Athletics Weekly is under new ownership.

The magazine, founded in 1945, has been bought from Descartes Publishing by a company run by Richard Hughes, a former executive with the First Artists Corporation sports management company, where the branding and marketing expert worked alongside chief executive Jon Smith as group managing director until 2008.

No purchase price for Athletics Weekly has been disclosed.

“After 11 years of publishing AW, the directors of Descartes feel it is time to pass on the reins,” Matthew Fraser-Moat, Descartes’ MD, said in a statement.

It is believed that the Oxbridge-educated Fraser-Moat, a jogging enthusiast who had no background in publishing before he led the takeover of Athletics Weekly from EMAP’s Peterborough-based magazine business in 1999, has been keen to devote more time to his family’s other businesses.

The new, Surrey-based proprietors, Athletics Weekly Ltd, are only the title’s fourth owners in its 65-year history.

The original, monthly Athletics magazine covered the 1948 London Olympics and recorded Roger Bannister’s first four-minute mile, as well as every other great moment in track and field history since the Second World War. It hit a circulation peak in the early 1980s running boom, during the Coe-Ovett era, selling 28,000 copies each week, including a 10,000-strong subscription base. Into the 1990s, the magazine was still selling 20,000 copies each week, despite the arrival of a rival title, Athletics Today.

But in the past decade, AW has faced steadily declining readership and has struggled most recently in the depths of the recession in the advertising market. Under Descartes, AW has not had an independently audited circulation for some time and according to insiders, in recent years its sale has dwindled to less than 6,000.

The new owners, however, have refused to be drawn on the magazine’s exact sales figures. Indeed, in the statement announcing the purchase, Hughes said, “I wish to thank Matthew for his safe stewardship of this iconic brand and for handing it over in such a robust and healthy condition. It will be a challenge to continue to provide such a high quality product.”

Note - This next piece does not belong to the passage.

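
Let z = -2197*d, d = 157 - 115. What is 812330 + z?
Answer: 720056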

Hughes’s statement makes no secret that he will be looking at making online publishing an important revenue-driver for the business: with so many athletics event results now published on the web almost immediately each weekend, printed AW‘s old USP, with a publication day of Thursday, has been overtaken by 21st century technology.

“The coming years offer an exciting range of communication routes and the company intends to deliver on many of these, building on the work already undertaken by AW with the digital editions, iPhone apps and iPad versions,” Hughes said.

“I am very excited about AW’s future and working with all those involved in its production, while at the same time continuing to develop AW as the world’s leading weekly athletics publication at the heart of this sport.”

Hughes is also understood to want to build a sports publishing business, and sources suggest he will be looking at acquiring existing titles in sports such as road running, cycling and triathlon. There are no immediate plans to move the titles from Peterborough, where it has been based since 1988, nor to change the editorial team, where Jason Henderson has been editor since 2001.

Although they are not known to have much background in publishing or athletics, the magazine’s new executives are already well-connected within the sport. The new company’s chairman, Eric Anstee, is a long-time City acquaintance of Ed Warner, the chairman of UK Athletics, the sport’s national governing body.

Declaration: The author of this report, Steven Downes, was editor of Athletics Weekly from 1989-1991.